Won’t Look Down, Won’t Open My Eyes

I’ve mentioned before that I used to be a competition dancer. I put on more make-up than is probably socially acceptable for children in most of the United States, I put on an outfit with more sequins than your average stripper uniform, and I pranced about to pop songs, songs from musicals, and twee classical music.

I have somewhat mixed emotions about the experience in hindsight. When I was in it, it didn’t seem as pageant-like as it really was. I still can’t wear eyeliner as a result of it. I appreciate the love of dance it fostered in me, but it was only after I moved on from that type of dancing that I felt a sense of artistry really began to develop within me as a performer.

Perhaps that is why I am so fascinated with Sia’s video for her catchy song, “Chandelier”. The  vid features Maddie Ziegler of “Dance Moms” fame, an 11 year old girl who is constantly renowned on the show for her incredible dance abilities, but always seems to be a little too artificial when it comes to the emotion that is supposed to accompany her various performances. This artificiality is something that gets pointed out a lot in competition dance, so it isn’t surprising and it isn’t even Ziegler’s fault.  She was likely taught this is what it means to emotionally connect with music. Plus, she is 11, so come on, we’re obviously gonna cut the girl some slack.

But this video…this video struck me as really powerful. I think a lot of it is the song itself, while most of the credit goes to Ryan Heffington for his remarkable and striking choreography. Ziegler though deserves a lot of love here, because, I mean, just look at her: 

 Some people find the video creepy. Others suggest it sexualizes the girl, which, if you ask me, seems more like your problem than the video’s problem, not gonna lie.  Most people find themselves really struck at how this girl, to borrow a phrase from Center Stage, dances the shit out of it.  This is some really complicated and emotionally charged choreography and she handles it deftly. Personally, my favorite sequence is at the kitchen table, where she lifts herself up by her hair and offers a sideways, longing glance, propping her chin up on her hands.  The look is perfect, as anyone who has ever had a sense of longing will recognize it right away.

What I am wondering though, is how the heck this 11 year old knows about longing looks. Sure, at 11, I longed for Christian Slater or for my fifth grade crush Jacob to talk to me, but did I really understand the emotion enough to manufacture a look like that? When I was 11, I was dancing a duet to “Polka Dots, Checks, and Stripes”, which is not exactly a song that runs the gamut of intense emotions. Mostly we were instructed to “smile big” and the awards came rolling in.
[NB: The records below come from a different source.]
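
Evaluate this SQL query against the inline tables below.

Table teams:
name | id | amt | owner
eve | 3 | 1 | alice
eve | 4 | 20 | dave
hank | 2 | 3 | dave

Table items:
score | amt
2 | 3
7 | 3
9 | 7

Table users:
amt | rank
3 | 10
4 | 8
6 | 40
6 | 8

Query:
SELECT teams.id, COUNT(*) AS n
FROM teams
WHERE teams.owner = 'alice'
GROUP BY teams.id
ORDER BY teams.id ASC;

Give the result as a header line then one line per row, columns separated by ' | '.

== RESULT ==
teams.id | n
3 | 1

Derivation:
After WHERE (1 rows):
teams.name | teams.id | teams.amt | teams.owner
eve | 3 | 1 | alice
After GROUP BY (1 rows):
teams.id | n
3 | 1
After ORDER BY (1 rows):
teams.id | n
3 | 1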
Being the obsessive person that I am, I went on a search to learn more about this video and quickly learned that Ziegler basically got the same type of instruction. Instead of “smile big”, it sounds like the directors would tell her, “Great job, again, this time crazier eyes, mmkay?”

I’m not really sure what I was expecting. “Oh yes, the director and I sat and discussed my character for hours. I spent a couple of days living with young addicts and alcoholics, and, because I am a Method dancer, I even experimented with alcohol and cocaine.”

Yet, there was a part of me that was disappointed this gal wasn’t some sort of secret artistic genius. I think it might be for selfish reasons. After all, I watched two seasons of her “Dance Moms” performances and always felt like I saw right through her. Then, she duped me.

Dupe might be a strong word. There is still a piece of me that believes she is starting to channel that inner artist now that she is being exposed to new choreographers and more challenging choreography.  Or, that maybe she is downplaying the conversations between her and the director because they are probably a little uncomfortable and embarrassing that just saying “more crazy eyes” seemed like an easier response.

Mostly though, I try to put it out of my mind and not think too hard about it, perhaps because it is too disconcerting to believe an 11 year old can emotionally grasp that feeling us big girls have of trying to hold it together and fake it until we make it. Those dance competitions may not have taught me much about eyeliner application, but, like little Maddie Ziegler, they started to condition me at a very young age to always put on that “big smile” and convince people I am doing just fine, even though I may be on the verge of bursting, longing to swing on that chandelier.